Last updated on June 7th, 2023
The primary purpose of internal medicine board exams is to test clinical knowledge. Questions that evaluate the knowledge of treatment options are therefore commonly seen on these exams. The following aspects of treatment may be tested:
- Treatment options in specific populations
- Variation of treatments according to disease variants
- Details about particular treatment interventions
- Treatment algorithms
This post focuses on treatment algorithms. Treatment algorithms can be defined as a rank order of treatment options that begin with first-line treatments and end at the last-line treatment option.
Some internal medicine board exam questions are based on a case vignette that involves a patient who should receive the first-line treatment for his/her condition, and the response options of the question include the correct first-line treatment option.
This type of question tests only the knowledge regarding first-line treatment interventions and is, therefore, relatively more straightforward.
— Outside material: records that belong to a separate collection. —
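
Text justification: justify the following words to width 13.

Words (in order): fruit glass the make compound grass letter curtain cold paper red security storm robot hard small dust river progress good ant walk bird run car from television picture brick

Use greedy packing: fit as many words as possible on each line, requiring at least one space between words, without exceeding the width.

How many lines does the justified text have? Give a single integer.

Answer: 15

Derivation:
Line 1: ['fruit', 'glass'] (min_width=11, slack=2)
Line 2: ['the', 'make'] (min_width=8, slack=5)
Line 3: ['compound'] (min_width=8, slack=5)
Line 4: ['grass', 'letter'] (min_width=12, slack=1)
Line 5: ['curtain', 'cold'] (min_width=12, slack=1)
Line 6: ['paper', 'red'] (min_width=9, slack=4)
Line 7: ['security'] (min_width=8, slack=5)
Line 8: ['storm', 'robot'] (min_width=11, slack=2)
Line 9: ['hard', 'small'] (min_width=10, slack=3)
Line 10: ['dust', 'river'] (min_width=10, slack=3)
Line 11: ['progress', 'good'] (min_width=13, slack=0)
Line 12: ['ant', 'walk', 'bird'] (min_width=13, slack=0)
Line 13: ['run', 'car', 'from'] (min_width=12, slack=1)
Line 14: ['television'] (min_width=10, slack=3)
Line 15: ['picture', 'brick'] (min_width=13, slack=0)
Total lines: 15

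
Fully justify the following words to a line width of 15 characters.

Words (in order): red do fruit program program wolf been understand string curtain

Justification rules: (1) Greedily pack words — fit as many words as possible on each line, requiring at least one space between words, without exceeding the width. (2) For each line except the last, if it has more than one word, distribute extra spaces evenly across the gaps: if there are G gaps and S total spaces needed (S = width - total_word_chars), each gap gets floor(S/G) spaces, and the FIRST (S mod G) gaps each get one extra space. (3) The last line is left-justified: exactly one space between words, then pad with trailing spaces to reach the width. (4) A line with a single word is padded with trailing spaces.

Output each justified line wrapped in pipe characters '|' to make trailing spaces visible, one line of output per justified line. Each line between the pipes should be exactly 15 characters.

Answer: |red   do  fruit|
|program program|
|wolf       been|
|understand     |
|string curtain |

Derivation:
Line 1: ['red', 'do', 'fruit'] (min_width=12, slack=3)
Line 2: ['program', 'program'] (min_width=15, slack=0)
Line 3: ['wolf', 'been'] (min_width=9, slack=6)
Line 4: ['understand'] (min_width=10, slack=5)
Line 5: ['string', 'curtain'] (min_width=14, slack=1)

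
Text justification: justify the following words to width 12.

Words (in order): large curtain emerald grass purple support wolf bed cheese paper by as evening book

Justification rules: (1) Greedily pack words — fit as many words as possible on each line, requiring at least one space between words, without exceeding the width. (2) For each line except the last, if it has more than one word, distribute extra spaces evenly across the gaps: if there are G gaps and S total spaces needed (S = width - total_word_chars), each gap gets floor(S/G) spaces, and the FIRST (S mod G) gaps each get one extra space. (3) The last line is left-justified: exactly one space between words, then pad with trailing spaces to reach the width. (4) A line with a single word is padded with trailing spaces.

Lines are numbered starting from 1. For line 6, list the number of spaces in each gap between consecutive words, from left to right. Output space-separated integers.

Answer: 3

Derivation:
Line 1: ['large'] (min_width=5, slack=7)
Line 2: ['curtain'] (min_width=7, slack=5)
Line 3: ['emerald'] (min_width=7, slack=5)
Line 4: ['grass', 'purple'] (min_width=12, slack=0)
Line 5: ['support', 'wolf'] (min_width=12, slack=0)
Line 6: ['bed', 'cheese'] (min_width=10, slack=2)
Line 7: ['paper', 'by', 'as'] (min_width=11, slack=1)
Line 8: ['evening', 'book'] (min_width=12, slack=0)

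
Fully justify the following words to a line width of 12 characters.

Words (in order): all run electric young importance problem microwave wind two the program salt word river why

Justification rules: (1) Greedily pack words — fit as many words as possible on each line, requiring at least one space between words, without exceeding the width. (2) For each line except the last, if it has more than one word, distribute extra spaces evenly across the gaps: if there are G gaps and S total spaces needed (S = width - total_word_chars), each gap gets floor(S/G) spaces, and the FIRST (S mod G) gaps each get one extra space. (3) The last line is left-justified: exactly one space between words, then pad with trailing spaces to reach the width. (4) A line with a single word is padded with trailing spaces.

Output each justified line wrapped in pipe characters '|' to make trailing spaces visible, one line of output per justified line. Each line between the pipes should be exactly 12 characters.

Line 1: ['all', 'run'] (min_width=7, slack=5)
Line 2: ['electric'] (min_width=8, slack=4)
Line 3: ['young'] (min_width=5, slack=7)
Line 4: ['importance'] (min_width=10, slack=2)
Line 5: ['problem'] (min_width=7, slack=5)
Line 6: ['microwave'] (min_width=9, slack=3)
Line 7: ['wind', 'two', 'the'] (min_width=12, slack=0)
Line 8: ['program', 'salt'] (min_width=12, slack=0)
Line 9: ['word', 'river'] (min_width=10, slack=2)
Line 10: ['why'] (min_width=3, slack=9)

Answer: |all      run|
|electric    |
|young       |
|importance  |
|problem     |
|microwave   |
|wind two the|
|program salt|
|word   river|
|why         |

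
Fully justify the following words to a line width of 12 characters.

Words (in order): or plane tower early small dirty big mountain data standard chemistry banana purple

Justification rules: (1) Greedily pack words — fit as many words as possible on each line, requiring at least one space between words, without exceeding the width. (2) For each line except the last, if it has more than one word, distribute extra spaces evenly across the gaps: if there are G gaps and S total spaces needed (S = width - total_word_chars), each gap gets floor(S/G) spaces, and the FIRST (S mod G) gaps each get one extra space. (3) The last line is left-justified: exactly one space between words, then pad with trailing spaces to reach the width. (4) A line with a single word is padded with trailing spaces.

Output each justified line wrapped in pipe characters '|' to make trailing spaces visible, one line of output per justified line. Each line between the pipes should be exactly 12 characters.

Answer: |or     plane|
|tower  early|
|small  dirty|
|big mountain|
|data        |
|standard    |
|chemistry   |
|banana      |
|purple      |

Derivation:
Line 1: ['or', 'plane'] (min_width=8, slack=4)
Line 2: ['tower', 'early'] (min_width=11, slack=1)
Line 3: ['small', 'dirty'] (min_width=11, slack=1)
Line 4: ['big', 'mountain'] (min_width=12, slack=0)
Line 5: ['data'] (min_width=4, slack=8)
Line 6: ['standard'] (min_width=8, slack=4)
Line 7: ['chemistry'] (min_width=9, slack=3)
Line 8: ['banana'] (min_width=6, slack=6)
Line 9: ['purple'] (min_width=6, slack=6)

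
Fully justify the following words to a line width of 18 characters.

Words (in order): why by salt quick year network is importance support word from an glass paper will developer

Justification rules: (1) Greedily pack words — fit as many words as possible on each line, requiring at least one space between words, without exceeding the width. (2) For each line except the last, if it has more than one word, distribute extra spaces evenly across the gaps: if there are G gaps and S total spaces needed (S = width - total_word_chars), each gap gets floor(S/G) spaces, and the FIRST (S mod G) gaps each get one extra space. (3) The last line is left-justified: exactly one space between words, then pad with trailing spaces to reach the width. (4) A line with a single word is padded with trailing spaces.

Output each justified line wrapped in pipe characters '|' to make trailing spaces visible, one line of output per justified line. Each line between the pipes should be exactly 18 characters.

Answer: |why  by salt quick|
|year   network  is|
|importance support|
|word from an glass|
|paper         will|
|developer         |

Derivation:
Line 1: ['why', 'by', 'salt', 'quick'] (min_width=17, slack=1)
Line 2: ['year', 'network', 'is'] (min_width=15, slack=3)
Line 3: ['importance', 'support'] (min_width=18, slack=0)
Line 4: ['word', 'from', 'an', 'glass'] (min_width=18, slack=0)
Line 5: ['paper', 'will'] (min_width=10, slack=8)
Line 6: ['developer'] (min_width=9, slack=9)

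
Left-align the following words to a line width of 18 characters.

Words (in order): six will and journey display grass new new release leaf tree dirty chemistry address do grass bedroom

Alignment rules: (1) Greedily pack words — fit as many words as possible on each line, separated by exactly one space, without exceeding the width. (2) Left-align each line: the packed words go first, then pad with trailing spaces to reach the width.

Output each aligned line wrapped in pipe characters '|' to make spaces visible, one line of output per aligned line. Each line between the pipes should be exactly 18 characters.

Line 1: ['six', 'will', 'and'] (min_width=12, slack=6)
Line 2: ['journey', 'display'] (min_width=15, slack=3)
Line 3: ['grass', 'new', 'new'] (min_width=13, slack=5)
Line 4: ['release', 'leaf', 'tree'] (min_width=17, slack=1)
Line 5: ['dirty', 'chemistry'] (min_width=15, slack=3)
Line 6: ['address', 'do', 'grass'] (min_width=16, slack=2)
Line 7: ['bedroom'] (min_width=7, slack=11)

Answer: |six will and      |
|journey display   |
|grass new new     |
|release leaf tree |
|dirty chemistry   |
|address do grass  |
|bedroom           |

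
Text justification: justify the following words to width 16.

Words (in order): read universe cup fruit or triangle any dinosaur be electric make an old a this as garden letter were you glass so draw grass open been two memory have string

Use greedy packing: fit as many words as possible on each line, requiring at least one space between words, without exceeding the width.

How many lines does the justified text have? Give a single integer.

Answer: 12

Derivation:
Line 1: ['read', 'universe'] (min_width=13, slack=3)
Line 2: ['cup', 'fruit', 'or'] (min_width=12, slack=4)
Line 3: ['triangle', 'any'] (min_width=12, slack=4)
Line 4: ['dinosaur', 'be'] (min_width=11, slack=5)
Line 5: ['electric', 'make', 'an'] (min_width=16, slack=0)
Line 6: ['old', 'a', 'this', 'as'] (min_width=13, slack=3)
Line 7: ['garden', 'letter'] (min_width=13, slack=3)
Line 8: ['were', 'you', 'glass'] (min_width=14, slack=2)
Line 9: ['so', 'draw', 'grass'] (min_width=13, slack=3)
Line 10: ['open', 'been', 'two'] (min_width=13, slack=3)
Line 11: ['memory', 'have'] (min_width=11, slack=5)
Line 12: ['string'] (min_width=6, slack=10)
Total lines: 12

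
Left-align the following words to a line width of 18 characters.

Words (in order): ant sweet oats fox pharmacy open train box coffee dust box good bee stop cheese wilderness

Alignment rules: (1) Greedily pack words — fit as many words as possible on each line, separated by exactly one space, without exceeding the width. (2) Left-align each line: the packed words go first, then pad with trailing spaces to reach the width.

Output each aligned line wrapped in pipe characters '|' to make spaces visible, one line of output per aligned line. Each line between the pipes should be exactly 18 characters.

Line 1: ['ant', 'sweet', 'oats', 'fox'] (min_width=18, slack=0)
Line 2: ['pharmacy', 'open'] (min_width=13, slack=5)
Line 3: ['train', 'box', 'coffee'] (min_width=16, slack=2)
Line 4: ['dust', 'box', 'good', 'bee'] (min_width=17, slack=1)
Line 5: ['stop', 'cheese'] (min_width=11, slack=7)
Line 6: ['wilderness'] (min_width=10, slack=8)

Answer: |ant sweet oats fox|
|pharmacy open     |
|train box coffee  |
|dust box good bee |
|stop cheese       |
|wilderness        |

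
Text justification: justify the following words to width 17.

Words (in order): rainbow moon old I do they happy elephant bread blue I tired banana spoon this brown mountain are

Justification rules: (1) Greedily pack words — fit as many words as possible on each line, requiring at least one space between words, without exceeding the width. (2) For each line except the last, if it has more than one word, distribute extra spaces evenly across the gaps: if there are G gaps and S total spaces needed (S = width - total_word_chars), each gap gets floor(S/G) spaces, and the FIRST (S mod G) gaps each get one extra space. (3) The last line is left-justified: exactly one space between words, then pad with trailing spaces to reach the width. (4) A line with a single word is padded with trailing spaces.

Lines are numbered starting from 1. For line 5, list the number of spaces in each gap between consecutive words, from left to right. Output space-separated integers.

Answer: 1 1

Derivation:
Line 1: ['rainbow', 'moon', 'old'] (min_width=16, slack=1)
Line 2: ['I', 'do', 'they', 'happy'] (min_width=15, slack=2)
Line 3: ['elephant', 'bread'] (min_width=14, slack=3)
Line 4: ['blue', 'I', 'tired'] (min_width=12, slack=5)
Line 5: ['banana', 'spoon', 'this'] (min_width=17, slack=0)
Line 6: ['brown', 'mountain'] (min_width=14, slack=3)
Line 7: ['are'] (min_width=3, slack=14)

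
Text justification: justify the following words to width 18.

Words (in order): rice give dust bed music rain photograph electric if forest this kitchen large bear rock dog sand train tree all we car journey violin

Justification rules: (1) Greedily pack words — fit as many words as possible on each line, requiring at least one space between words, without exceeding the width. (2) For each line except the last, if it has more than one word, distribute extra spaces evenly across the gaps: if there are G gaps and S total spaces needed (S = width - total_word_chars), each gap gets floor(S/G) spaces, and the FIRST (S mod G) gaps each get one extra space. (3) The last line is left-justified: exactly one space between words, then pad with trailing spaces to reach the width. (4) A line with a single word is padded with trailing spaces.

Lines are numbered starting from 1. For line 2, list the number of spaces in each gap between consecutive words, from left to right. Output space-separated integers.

Answer: 9

Derivation:
Line 1: ['rice', 'give', 'dust', 'bed'] (min_width=18, slack=0)
Line 2: ['music', 'rain'] (min_width=10, slack=8)
Line 3: ['photograph'] (min_width=10, slack=8)
Line 4: ['electric', 'if', 'forest'] (min_width=18, slack=0)
Line 5: ['this', 'kitchen', 'large'] (min_width=18, slack=0)
Line 6: ['bear', 'rock', 'dog', 'sand'] (min_width=18, slack=0)
Line 7: ['train', 'tree', 'all', 'we'] (min_width=17, slack=1)
Line 8: ['car', 'journey', 'violin'] (min_width=18, slack=0)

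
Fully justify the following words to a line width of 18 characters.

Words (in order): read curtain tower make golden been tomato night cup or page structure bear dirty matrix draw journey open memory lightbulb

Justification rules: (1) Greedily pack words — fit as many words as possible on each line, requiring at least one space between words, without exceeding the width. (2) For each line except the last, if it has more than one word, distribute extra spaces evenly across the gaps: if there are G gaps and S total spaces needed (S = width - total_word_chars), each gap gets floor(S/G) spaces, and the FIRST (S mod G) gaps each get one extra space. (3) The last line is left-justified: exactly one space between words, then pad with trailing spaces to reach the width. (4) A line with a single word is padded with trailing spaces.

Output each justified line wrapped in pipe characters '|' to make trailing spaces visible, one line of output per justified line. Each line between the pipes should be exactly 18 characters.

Line 1: ['read', 'curtain', 'tower'] (min_width=18, slack=0)
Line 2: ['make', 'golden', 'been'] (min_width=16, slack=2)
Line 3: ['tomato', 'night', 'cup'] (min_width=16, slack=2)
Line 4: ['or', 'page', 'structure'] (min_width=17, slack=1)
Line 5: ['bear', 'dirty', 'matrix'] (min_width=17, slack=1)
Line 6: ['draw', 'journey', 'open'] (min_width=17, slack=1)
Line 7: ['memory', 'lightbulb'] (min_width=16, slack=2)

Answer: |read curtain tower|
|make  golden  been|
|tomato  night  cup|
|or  page structure|
|bear  dirty matrix|
|draw  journey open|
|memory lightbulb  |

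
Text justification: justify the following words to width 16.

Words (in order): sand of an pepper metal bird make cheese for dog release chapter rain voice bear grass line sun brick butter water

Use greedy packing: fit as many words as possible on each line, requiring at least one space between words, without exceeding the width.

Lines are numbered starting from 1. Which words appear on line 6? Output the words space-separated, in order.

Line 1: ['sand', 'of', 'an'] (min_width=10, slack=6)
Line 2: ['pepper', 'metal'] (min_width=12, slack=4)
Line 3: ['bird', 'make', 'cheese'] (min_width=16, slack=0)
Line 4: ['for', 'dog', 'release'] (min_width=15, slack=1)
Line 5: ['chapter', 'rain'] (min_width=12, slack=4)
Line 6: ['voice', 'bear', 'grass'] (min_width=16, slack=0)
Line 7: ['line', 'sun', 'brick'] (min_width=14, slack=2)
Line 8: ['butter', 'water'] (min_width=12, slack=4)

Answer: voice bear grass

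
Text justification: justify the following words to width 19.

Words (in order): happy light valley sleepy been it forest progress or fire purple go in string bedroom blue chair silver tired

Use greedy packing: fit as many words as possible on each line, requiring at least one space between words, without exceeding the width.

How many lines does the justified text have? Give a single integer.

Line 1: ['happy', 'light', 'valley'] (min_width=18, slack=1)
Line 2: ['sleepy', 'been', 'it'] (min_width=14, slack=5)
Line 3: ['forest', 'progress', 'or'] (min_width=18, slack=1)
Line 4: ['fire', 'purple', 'go', 'in'] (min_width=17, slack=2)
Line 5: ['string', 'bedroom', 'blue'] (min_width=19, slack=0)
Line 6: ['chair', 'silver', 'tired'] (min_width=18, slack=1)
Total lines: 6

Answer: 6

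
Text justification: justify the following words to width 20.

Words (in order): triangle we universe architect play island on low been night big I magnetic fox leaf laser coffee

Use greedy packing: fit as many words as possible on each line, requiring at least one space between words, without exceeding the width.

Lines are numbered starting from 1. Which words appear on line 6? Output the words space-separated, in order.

Line 1: ['triangle', 'we', 'universe'] (min_width=20, slack=0)
Line 2: ['architect', 'play'] (min_width=14, slack=6)
Line 3: ['island', 'on', 'low', 'been'] (min_width=18, slack=2)
Line 4: ['night', 'big', 'I', 'magnetic'] (min_width=20, slack=0)
Line 5: ['fox', 'leaf', 'laser'] (min_width=14, slack=6)
Line 6: ['coffee'] (min_width=6, slack=14)

Answer: coffee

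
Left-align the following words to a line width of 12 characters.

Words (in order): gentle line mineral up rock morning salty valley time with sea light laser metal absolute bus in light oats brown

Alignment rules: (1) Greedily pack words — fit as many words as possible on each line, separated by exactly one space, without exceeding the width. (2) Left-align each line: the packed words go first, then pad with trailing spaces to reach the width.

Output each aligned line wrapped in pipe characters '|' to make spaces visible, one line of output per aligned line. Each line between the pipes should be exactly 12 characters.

Line 1: ['gentle', 'line'] (min_width=11, slack=1)
Line 2: ['mineral', 'up'] (min_width=10, slack=2)
Line 3: ['rock', 'morning'] (min_width=12, slack=0)
Line 4: ['salty', 'valley'] (min_width=12, slack=0)
Line 5: ['time', 'with'] (min_width=9, slack=3)
Line 6: ['sea', 'light'] (min_width=9, slack=3)
Line 7: ['laser', 'metal'] (min_width=11, slack=1)
Line 8: ['absolute', 'bus'] (min_width=12, slack=0)
Line 9: ['in', 'light'] (min_width=8, slack=4)
Line 10: ['oats', 'brown'] (min_width=10, slack=2)

Answer: |gentle line |
|mineral up  |
|rock morning|
|salty valley|
|time with   |
|sea light   |
|laser metal |
|absolute bus|
|in light    |
|oats brown  |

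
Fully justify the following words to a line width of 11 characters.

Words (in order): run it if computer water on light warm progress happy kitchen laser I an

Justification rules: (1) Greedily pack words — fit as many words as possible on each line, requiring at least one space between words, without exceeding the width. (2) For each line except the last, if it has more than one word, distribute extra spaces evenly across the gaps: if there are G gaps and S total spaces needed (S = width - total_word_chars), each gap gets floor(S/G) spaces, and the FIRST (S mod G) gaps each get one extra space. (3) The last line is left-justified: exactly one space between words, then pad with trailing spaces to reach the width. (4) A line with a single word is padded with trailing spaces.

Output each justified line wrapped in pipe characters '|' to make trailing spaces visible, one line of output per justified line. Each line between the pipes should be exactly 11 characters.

Line 1: ['run', 'it', 'if'] (min_width=9, slack=2)
Line 2: ['computer'] (min_width=8, slack=3)
Line 3: ['water', 'on'] (min_width=8, slack=3)
Line 4: ['light', 'warm'] (min_width=10, slack=1)
Line 5: ['progress'] (min_width=8, slack=3)
Line 6: ['happy'] (min_width=5, slack=6)
Line 7: ['kitchen'] (min_width=7, slack=4)
Line 8: ['laser', 'I', 'an'] (min_width=10, slack=1)

Answer: |run  it  if|
|computer   |
|water    on|
|light  warm|
|progress   |
|happy      |
|kitchen    |
|laser I an |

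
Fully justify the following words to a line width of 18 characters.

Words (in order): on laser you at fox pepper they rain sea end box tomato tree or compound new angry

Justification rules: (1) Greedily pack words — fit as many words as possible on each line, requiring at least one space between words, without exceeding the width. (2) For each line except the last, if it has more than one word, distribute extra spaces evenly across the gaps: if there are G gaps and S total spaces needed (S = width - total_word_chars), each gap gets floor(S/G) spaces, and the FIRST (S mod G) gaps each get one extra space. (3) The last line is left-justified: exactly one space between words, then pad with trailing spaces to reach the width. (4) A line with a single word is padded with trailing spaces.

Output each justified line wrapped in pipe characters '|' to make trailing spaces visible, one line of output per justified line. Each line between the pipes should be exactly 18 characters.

Line 1: ['on', 'laser', 'you', 'at'] (min_width=15, slack=3)
Line 2: ['fox', 'pepper', 'they'] (min_width=15, slack=3)
Line 3: ['rain', 'sea', 'end', 'box'] (min_width=16, slack=2)
Line 4: ['tomato', 'tree', 'or'] (min_width=14, slack=4)
Line 5: ['compound', 'new', 'angry'] (min_width=18, slack=0)

Answer: |on  laser  you  at|
|fox   pepper  they|
|rain  sea  end box|
|tomato   tree   or|
|compound new angry|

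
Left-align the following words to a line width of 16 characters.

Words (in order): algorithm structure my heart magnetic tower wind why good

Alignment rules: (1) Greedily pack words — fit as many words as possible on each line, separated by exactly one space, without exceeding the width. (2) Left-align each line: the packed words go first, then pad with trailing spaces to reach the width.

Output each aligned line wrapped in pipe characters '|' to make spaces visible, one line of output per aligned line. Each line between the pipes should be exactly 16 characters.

Answer: |algorithm       |
|structure my    |
|heart magnetic  |
|tower wind why  |
|good            |

Derivation:
Line 1: ['algorithm'] (min_width=9, slack=7)
Line 2: ['structure', 'my'] (min_width=12, slack=4)
Line 3: ['heart', 'magnetic'] (min_width=14, slack=2)
Line 4: ['tower', 'wind', 'why'] (min_width=14, slack=2)
Line 5: ['good'] (min_width=4, slack=12)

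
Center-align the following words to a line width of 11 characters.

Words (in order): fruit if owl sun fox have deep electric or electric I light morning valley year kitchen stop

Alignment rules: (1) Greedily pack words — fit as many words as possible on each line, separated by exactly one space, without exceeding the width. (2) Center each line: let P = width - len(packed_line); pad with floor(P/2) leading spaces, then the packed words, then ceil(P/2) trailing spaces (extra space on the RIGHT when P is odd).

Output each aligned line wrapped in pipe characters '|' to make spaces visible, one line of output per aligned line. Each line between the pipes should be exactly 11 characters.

Answer: | fruit if  |
|owl sun fox|
| have deep |
|electric or|
|electric I |
|   light   |
|  morning  |
|valley year|
|  kitchen  |
|   stop    |

Derivation:
Line 1: ['fruit', 'if'] (min_width=8, slack=3)
Line 2: ['owl', 'sun', 'fox'] (min_width=11, slack=0)
Line 3: ['have', 'deep'] (min_width=9, slack=2)
Line 4: ['electric', 'or'] (min_width=11, slack=0)
Line 5: ['electric', 'I'] (min_width=10, slack=1)
Line 6: ['light'] (min_width=5, slack=6)
Line 7: ['morning'] (min_width=7, slack=4)
Line 8: ['valley', 'year'] (min_width=11, slack=0)
Line 9: ['kitchen'] (min_width=7, slack=4)
Line 10: ['stop'] (min_width=4, slack=7)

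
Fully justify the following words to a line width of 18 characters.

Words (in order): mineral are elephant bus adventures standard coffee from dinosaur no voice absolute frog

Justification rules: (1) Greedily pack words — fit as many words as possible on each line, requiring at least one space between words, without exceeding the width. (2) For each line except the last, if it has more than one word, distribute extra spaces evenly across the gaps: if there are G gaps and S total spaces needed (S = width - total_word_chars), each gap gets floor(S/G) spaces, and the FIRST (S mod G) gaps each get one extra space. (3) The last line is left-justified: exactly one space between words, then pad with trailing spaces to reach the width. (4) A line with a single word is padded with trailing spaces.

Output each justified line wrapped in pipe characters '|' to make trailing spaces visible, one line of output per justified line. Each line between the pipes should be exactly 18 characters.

Answer: |mineral        are|
|elephant       bus|
|adventures        |
|standard    coffee|
|from  dinosaur  no|
|voice     absolute|
|frog              |

Derivation:
Line 1: ['mineral', 'are'] (min_width=11, slack=7)
Line 2: ['elephant', 'bus'] (min_width=12, slack=6)
Line 3: ['adventures'] (min_width=10, slack=8)
Line 4: ['standard', 'coffee'] (min_width=15, slack=3)
Line 5: ['from', 'dinosaur', 'no'] (min_width=16, slack=2)
Line 6: ['voice', 'absolute'] (min_width=14, slack=4)
Line 7: ['frog'] (min_width=4, slack=14)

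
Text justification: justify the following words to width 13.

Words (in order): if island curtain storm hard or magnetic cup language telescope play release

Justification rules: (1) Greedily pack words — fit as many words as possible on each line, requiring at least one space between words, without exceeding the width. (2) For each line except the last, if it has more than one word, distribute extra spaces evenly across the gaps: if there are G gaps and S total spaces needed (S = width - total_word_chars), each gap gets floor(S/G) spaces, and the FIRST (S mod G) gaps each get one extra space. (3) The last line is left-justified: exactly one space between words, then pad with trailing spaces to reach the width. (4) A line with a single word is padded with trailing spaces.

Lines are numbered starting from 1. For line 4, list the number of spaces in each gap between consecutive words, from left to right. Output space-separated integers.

Line 1: ['if', 'island'] (min_width=9, slack=4)
Line 2: ['curtain', 'storm'] (min_width=13, slack=0)
Line 3: ['hard', 'or'] (min_width=7, slack=6)
Line 4: ['magnetic', 'cup'] (min_width=12, slack=1)
Line 5: ['language'] (min_width=8, slack=5)
Line 6: ['telescope'] (min_width=9, slack=4)
Line 7: ['play', 'release'] (min_width=12, slack=1)

Answer: 2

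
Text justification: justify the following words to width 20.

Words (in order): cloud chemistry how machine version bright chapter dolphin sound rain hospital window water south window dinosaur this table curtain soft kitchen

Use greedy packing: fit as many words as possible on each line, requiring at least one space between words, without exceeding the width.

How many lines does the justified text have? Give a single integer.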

This question type is usually appropriate for testing the knowledge about rare diseases for which only a basic knowledge of treatment is expected. Alternatively, the disorder may be common but a physician belonging to a different specialty usually treats such a disorder, and therefore, only a basic knowledge of that condition is expected from an internal medicine physician. A question testing the clinical knowledge regarding an ophthalmologic condition in the internal medicine board exams would be one such example.
Another type of question that may appear in the board exams involves a case vignette that tests the knowledge of the second, third or even lower steps of the treatment algorithms. There are two ways to structure these types of questions.
The first way is to include information in the case vignette which clearly indicates that the first-line treatment can NOT be used in the patient. For example, the patient may be described as having an allergy to the medications used as first-line treatment for a particular condition or the patient may have a history of having a severe adverse reaction to the first-line treatment medication. Another example would be of a patient who has had a poor response to a trial of first-line treatment. Hence, a reason has been provided to considered treatment options other than the first-line treatments in the list of response options.
Another approach that can be used to force one to select a second-line or third-line treatment option is by not providing a first-line treatment in the question’s response options. The vignette describes a straightforward case that requires a first-line treatment intervention to be selected; however, the first-line treatment is not included in the answer options. Therefore, the next most appropriate option has to be chosen from the response options that are available.
Example Exam Question from Internal Medicine
Question: A 45-year old man, who has obesity and a sedentary lifestyle, is diagnosed with pre-diabetes during a routine medical check-up. The patient is educated regarding his condition, and lifestyle changes are advised. Three months after the initial diagnosis, he is found to have an HbA1c of 6.8%. A diagnosis of type II diabetes is made, and metformin is initiated, but it fails to lower the HbA1c even at its maximum tolerated dose. The HbA1c reaches 7.1% after six more months. Which of the following treatment options is now most likely to be recommended to this patient?
- Add tolbutamide
- Add glimepiride
- Continue metformin alone
- Add insulin
- Replace metformin with insulin
Patient education, as well as lifestyle interventions to treat obesity and to manage body weight are essential for all diabetes and pre-diabetes patients. Pharmacotherapy should be started in case of failure to achieve good glycemic control or if the HbA1c reaches 6.5% following 2-3 months of lifestyle changes. Metformin is considered to be the first-line oral hypoglycemic for the management of type II diabetes. However, metformin monotherapy has failed to achieve the target HbA1c levels in the patient described in the case vignette. A second oral agent may, therefore, be added to metformin. The addition of insulin therapy may be considered if the HbA1c reaches 7.5% despite being on oral medication. Currently, sulfonylureas are prescribed as an add-on or second-line treatment options for type II diabetes. Tolbutamide is a first-generation sulfonylurea, whereas, glimepiride belongs to the second-generation of sulfonylureas. Second-generation agents are preferred over first-generation sulfonylureas in clinical practice as they have been found to be more potent, i.e., lower doses with a lesser frequency of administration are required. Therefore, adding glimepiride to metformin is the most likely treatment option to be recommended to the patient.